Time and again during Barbarossa, local German commanders became so impressed with seizing territory that they missed golden opportunities to encircle and eliminate Red Army units. One of the iron rules about armoured warfare on the Eastern Front was not to commit one’s best armoured units until the enemy’s strength had been located. Höpner went into Lithuania fairly ignorant about the location of opposing Soviet armoured units and then he mistakenly committed all three of his panzer divisions before any of Kuznetsov’s armour had been located. He foolishly committed 1.Panzer-Division to a street battle for Taurogen, tying down his best mobile unit for a full day, and failed to coordinate the actions of Manstein’s and Reinhardt’s corps.

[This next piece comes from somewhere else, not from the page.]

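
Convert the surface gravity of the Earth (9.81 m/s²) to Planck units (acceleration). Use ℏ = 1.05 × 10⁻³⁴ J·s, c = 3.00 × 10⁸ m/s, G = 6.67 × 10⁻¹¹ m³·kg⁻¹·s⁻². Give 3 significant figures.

Planck acceleration: a_P = √(c⁷/(ℏG)) = 5.59 × 10⁵¹ m/s².
9.81 / 5.59 × 10⁵¹ = 1.76 × 10⁻⁵¹

1.76 × 10⁻⁵¹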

Panzergruppe 3 and the Crossing of the Neman, 22–24 June
Generalfeldmarschall Fedor von Bock, commander of Heeresgruppe Mitte, intended to pulverize the Soviet Western Front forces in the Bialystok salient with a powerful armoured pincer attack from both north and south, then continue on to finish any remnants around Minsk. The northern pincer was formed by Generaloberst Hoth’s Panzergruppe 3, which fielded four panzer divisions and three motorized infantry divisions in the XXXIX and LVII Armeekorps (mot.). The initial objective for both corps was to crash through the Soviet 11th Army border defenses and advance 45–65km to seize crossings over the Neman River at Alytus and Merkine. Following this, both corps would drive due east across Lithuania and Belarus and then envelop Minsk from the north. Hoth’s initial attack benefited from striking near the boundary between the Northwestern and Western Fronts, but the terrain was more heavily wooded than the area that Höpner had to traverse. The Luftwaffe’s VIII Fliegerkorps, which included 158 Ju-87 Stuka dive-bombers from St.G. 1 and St.G. 2 and seventy-eight Bf-110 fighter-bombers from ZG 26, was assigned to provide close support to Hoth’s Panzergruppe.
The Soviet 11th Army had eight infantry regiments screening a 170km-long sector along the southern Lithuanian border. Kurkin’s 3rd Mechanized Corps was in reserve, on the east side of the Neman River. When Panzergruppe 3 attacked across the border at 0405 hours on 22 June, both German armoured corps advanced abreast and easily bypassed the bulk of the 128th Rifle Division and pushed on to the Neman. A strong kampfgruppe from 7.Panzer-Division, led by Oberst Karl Rothenburg, reached the outskirts of Alytus at 1240 hours and was soon able to seize the two bridges over the Neman intact from an unprepared NKVD guard detachment. Kuznetsov, the Northwest Front commander, had already stripped the 3rd Mechanized Corps of the 2nd Tank Division to support his counterattack at Raseiniai, leaving only Polkovnik Fedor Fedorov’s 5th Tank Division in a position to stop Rothenburg’s kampfgruppe.